Il nuovo museo apre con due mostre molto importanti, la nuova edizione di Archilab interamente dedicata, al rapporto tra natura e artificio, che presenta quanto di meglio offre oggi il panorama di architettura digitale. Il design parametrico si confronta con lo spazio della natura, il parametrico crea il suo mondo parallelo, uno spazio nello spazio, un’incessante esercizio sulle forme. 

Nella seconda mostra quella sull’architettura sperimentale viene presentata una selezione dei progetti della collezione, qui le sperimentazioni degli ultimi cinquanta anni di storia mettono in scena un immaginario in cui la forma si confronta sempre con lo spazio domestico o con quello della città.







La ricerca sull’architettura racconta sempre una storia, legata a doppio filo con l’uomo, con il suo presente e il suo futuro, la mia difficoltà di fronte alle sperimentazioni presentate a questa edizione di Archilab è proprio nella totale assenza dell’uomo, nel pensare ad una natura artificiale che cresce indipendentemente dal suo uso reale, e da chi la vive, una seconda pelle, un vestito, un’architettura danno forma al nostro futuro ma allo stesso tempo ci allontano troppo dal nostro passato, da un’idea di spazio per vivere. Poi osservando la collezione si capisce che la vera ricerca deve sempre investire la città il suo spazio e la realtà del mondo che lo circonda, l’insieme delle cose esistenti prima ancora di ciò che le contiene. Questi sono solo alcuni dei dubbi che hanno attraversato la mia mente durante la visita della mostra, la cosa interessante è che un museo, le mostre e i libri collegati, mettono in moto delle riflessioni, e questa è una cosa bella, è il vero motivo che dovrebbe spingere tutti a visitare questi ventitre musei francesi, ognuno in una regione diversa, ognuno con delle storie da raccontare.



Per approfondire consiglio i libri usciti in occasione della mostra, dal confronto dei quali prenderà forma una nuova visione del presente.
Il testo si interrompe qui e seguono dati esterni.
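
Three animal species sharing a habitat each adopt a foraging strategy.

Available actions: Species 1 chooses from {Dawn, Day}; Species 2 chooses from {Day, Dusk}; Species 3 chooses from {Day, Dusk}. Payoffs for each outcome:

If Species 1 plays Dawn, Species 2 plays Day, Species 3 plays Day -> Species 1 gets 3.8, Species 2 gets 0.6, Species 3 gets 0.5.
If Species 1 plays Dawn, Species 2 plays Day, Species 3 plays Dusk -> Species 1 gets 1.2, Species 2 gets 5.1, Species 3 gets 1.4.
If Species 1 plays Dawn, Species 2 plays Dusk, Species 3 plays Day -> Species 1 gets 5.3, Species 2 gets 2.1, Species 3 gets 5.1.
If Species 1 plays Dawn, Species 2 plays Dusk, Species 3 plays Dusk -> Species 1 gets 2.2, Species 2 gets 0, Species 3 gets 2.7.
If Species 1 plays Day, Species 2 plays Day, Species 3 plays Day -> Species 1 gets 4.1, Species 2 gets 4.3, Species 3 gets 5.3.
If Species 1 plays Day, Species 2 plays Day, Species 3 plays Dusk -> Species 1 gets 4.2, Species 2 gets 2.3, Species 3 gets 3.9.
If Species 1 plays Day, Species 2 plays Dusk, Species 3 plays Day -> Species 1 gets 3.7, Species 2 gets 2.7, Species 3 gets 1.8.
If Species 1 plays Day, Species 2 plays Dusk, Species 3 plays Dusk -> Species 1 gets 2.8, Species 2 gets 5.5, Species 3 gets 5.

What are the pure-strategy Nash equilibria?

(Dawn, Dusk, Day), (Day, Day, Day), (Day, Dusk, Dusk)

(Dawn, Day, Day): Species 1 can switch to Day (3.8 → 4.1). Not NE.
(Dawn, Day, Dusk): Species 1 can switch to Day (1.2 → 4.2). Not NE.
(Dawn, Dusk, Day): Species 1 gets 5.3, best alternative 3.7; Species 2 gets 2.1, best alternative 0.6; Species 3 gets 5.1, best alternative 2.7. No profitable deviation — NE.
(Dawn, Dusk, Dusk): Species 1 can switch to Day (2.2 → 2.8). Not NE.
(Day, Day, Day): Species 1 gets 4.1, best alternative 3.8; Species 2 gets 4.3, best alternative 2.7; Species 3 gets 5.3, best alternative 3.9. No profitable deviation — NE.
(Day, Day, Dusk): Species 2 can switch to Dusk (2.3 → 5.5). Not NE.
(Day, Dusk, Day): Species 1 can switch to Dawn (3.7 → 5.3). Not NE.
(Day, Dusk, Dusk): Species 1 gets 2.8, best alternative 2.2; Species 2 gets 5.5, best alternative 2.3; Species 3 gets 5, best alternative 1.8. No profitable deviation — NE.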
Naturalizing architecture - Archilab 2013, Architecture experimentales 1950-2012, Art & Architecture collection du frac center, Chronomanifestes 1950-2010 by Bernard Tschumi.





Chronomanifestes 1950-2010 è una selezione operata da Tschumi sulla collezione del Frac, una scelta di progetti manifesto anno per anno, un modo per interpretare una collezione di architettura. 

Uno strumento per riflettere sull'importanza di progetti realizzati e non e sull'influenza di questi progetti sulla realtà.

Una collezione serve a questo, a molteplici interpretazioni, perchè una volta che viene catalogata e organizzata è uno strumento importantissimo per pensare il futuro.
Discorso diverso per gli altri due volumi, Architecture Experimentales 1950-2012, Art & Architecture Collection du frac Center, che non cercano nessun tipo di interpretazione ma registrano il valore di una collezione, i progetti sono divisi per autore, e ogni autore è accompagnato da un testo critico che ne individua le linee di ricerca. Un volume davvero imprerdibile, come la visita alla collezione (da sola vale il viaggio ad Orleans).